Discussions
Veraset data download speeds
13 hours ago by Kit McLean
I'm downloading Veraset Home, Work, and Visits data on a university HPC cluster using DuckDB (httpfs) and am running into slow download speeds and occasional HTTP timeouts.
Current workflow:
- Query API for shard URLs by month
- Create a manifest of URLs
- Process the manifest using a SLURM array
- Each task reads ~250 parquet shards via DuckDB, filters to a Michigan/7-county study region, and writes filtered parquet outputs to local storage
- DuckDB settings:
threads=4,http_timeout=600,http_retries=5
These months contain thousands of shards (e.g., Work Visits 2023-12 has 8,192 shards), and data retrieval appears to be the primary bottleneck.
My questions:
- Is this manifest + SLURM array + DuckDB workflow the recommended approach for accessing Veraset data at this scale?

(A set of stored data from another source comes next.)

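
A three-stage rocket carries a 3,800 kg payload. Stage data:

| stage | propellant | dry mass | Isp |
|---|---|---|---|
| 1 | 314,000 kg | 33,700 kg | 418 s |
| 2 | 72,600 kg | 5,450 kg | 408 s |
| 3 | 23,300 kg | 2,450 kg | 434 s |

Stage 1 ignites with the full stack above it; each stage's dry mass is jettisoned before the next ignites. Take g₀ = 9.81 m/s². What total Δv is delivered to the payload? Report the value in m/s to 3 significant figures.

Δv ≈ 15900 m/s

Ignition mass of stage 1 = 314,000+33,700 + 72,600+5,450 + 23,300+2,450 + 3,800 = 455,300 kg.
Stage 1: m₀ = 455,300 kg, m_f = 455,300 − 314,000 = 141,300 kg; Δv = 418×9.81×ln(3.222) = 4100.6×1.1701 ≈ 4798 m/s.
Stage 2: m₀ = 107,600 kg, m_f = 107,600 − 72,600 = 35,000 kg; Δv = 408×9.81×ln(3.074) = 4002.5×1.1231 ≈ 4495 m/s.
Stage 3: m₀ = 29,550 kg, m_f = 29,550 − 23,300 = 6,250 kg; Δv = 434×9.81×ln(4.728) = 4257.5×1.5535 ≈ 6614 m/s.
Total Δv = 4798 + 4495 + 6614 = 15907 m/s.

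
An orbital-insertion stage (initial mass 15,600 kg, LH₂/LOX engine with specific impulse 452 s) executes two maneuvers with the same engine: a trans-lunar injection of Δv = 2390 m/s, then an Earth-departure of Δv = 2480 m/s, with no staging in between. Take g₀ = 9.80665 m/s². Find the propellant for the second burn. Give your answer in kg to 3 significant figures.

propellant for the second burn ≈ 3900 kg

v_e = Isp · g₀ = 452 × 9.80665 = 4432.6 m/s.
After the first burn: m = 15600 × exp(−2390/4432.6) = 15600 × 0.58322 = 9,098.23 kg.
After the second burn: m = 9,098.23 × exp(−2480/4432.6) = 9,098.23 × 0.57150 = 5,199.64 kg.
Second-burn propellant = 9,098.23 − 5,199.64 = 3,898.59 kg.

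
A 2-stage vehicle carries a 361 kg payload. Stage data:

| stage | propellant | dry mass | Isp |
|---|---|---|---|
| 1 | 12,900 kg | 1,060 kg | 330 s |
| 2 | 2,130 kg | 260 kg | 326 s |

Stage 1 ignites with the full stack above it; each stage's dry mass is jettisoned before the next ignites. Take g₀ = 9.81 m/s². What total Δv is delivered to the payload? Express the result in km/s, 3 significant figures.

Δv ≈ 9.55 km/s

Ignition mass of stage 1 = 12,900+1,060 + 2,130+260 + 361 = 16,711 kg.
Stage 1: m₀ = 16,711 kg, m_f = 16,711 − 12,900 = 3,811 kg; Δv = 330×9.81×ln(4.385) = 3237.3×1.4782 ≈ 4785 m/s.
Stage 2: m₀ = 2,751 kg, m_f = 2,751 − 2,130 = 621 kg; Δv = 326×9.81×ln(4.43) = 3198.1×1.4884 ≈ 4760 m/s.
Total Δv = 4785 + 4760 = 9545 m/s.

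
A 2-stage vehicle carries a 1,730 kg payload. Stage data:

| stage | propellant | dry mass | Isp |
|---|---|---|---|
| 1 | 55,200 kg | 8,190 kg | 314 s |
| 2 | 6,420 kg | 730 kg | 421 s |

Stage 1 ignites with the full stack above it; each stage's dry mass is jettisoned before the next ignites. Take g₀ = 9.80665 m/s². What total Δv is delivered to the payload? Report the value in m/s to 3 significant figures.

Ignition mass of stage 1 = 55,200+8,190 + 6,420+730 + 1,730 = 72,270 kg.
Stage 1: m₀ = 72,270 kg, m_f = 72,270 − 55,200 = 17,070 kg; Δv = 314×9.80665×ln(4.234) = 3079.3×1.4431 ≈ 4444 m/s.
Stage 2: m₀ = 8,880 kg, m_f = 8,880 − 6,420 = 2,460 kg; Δv = 421×9.80665×ln(3.61) = 4128.6×1.2836 ≈ 5300 m/s.
Total Δv = 4444 + 5300 = 9744 m/s.

Δv ≈ 9740 m/s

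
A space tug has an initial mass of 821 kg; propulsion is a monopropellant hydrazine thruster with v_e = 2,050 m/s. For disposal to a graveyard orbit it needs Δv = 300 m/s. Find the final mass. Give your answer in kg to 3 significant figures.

final mass ≈ 709 kg

m₀/m_f = exp(Δv / v_e) = exp(300 / 2050.0) = exp(0.1463) = 1.1576.
m_f = m₀ / 1.1576 = 821 / 1.1576 = 709.226 kg.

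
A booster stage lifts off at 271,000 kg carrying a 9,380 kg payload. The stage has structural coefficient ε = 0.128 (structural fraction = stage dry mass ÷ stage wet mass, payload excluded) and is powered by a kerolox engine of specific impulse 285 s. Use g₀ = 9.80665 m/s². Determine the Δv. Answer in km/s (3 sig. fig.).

Stage wet mass = m₀ − payload = 271,000 − 9,380 = 261,620 kg.
Stage dry mass = ε × stage wet mass = 0.128 × 261,620 = 33,487.4 kg.
Burnout mass m_f = stage dry + payload = 33,487.4 + 9,380 = 42,867.4 kg.
v_e = Isp · g₀ = 285 × 9.80665 = 2794.9 m/s.
Rocket equation: Δv = v_e · ln(271,000/42,867.4) = 2794.9 × ln(6.322) = 2794.9 × 1.8440 ≈ 5154 m/s.

Δv ≈ 5.15 km/s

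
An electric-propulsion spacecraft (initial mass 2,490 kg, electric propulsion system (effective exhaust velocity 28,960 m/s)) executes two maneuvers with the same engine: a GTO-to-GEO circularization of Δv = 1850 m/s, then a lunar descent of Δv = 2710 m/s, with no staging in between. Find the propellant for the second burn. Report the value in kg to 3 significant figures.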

- Are there DuckDB settings, batching strategies, or concurrency levels you would recommend to improve throughput?
- Are there known rate limits or performance considerations when accessing large numbers of parquet shards?
- For a project requiring multiple years of Home, Work, and Visits data for a multi-county region, is there a more efficient workflow you would recommend (e.g., Spark, bulk export, different partitioning strategy, etc.)?
Any guidance would be greatly appreciated.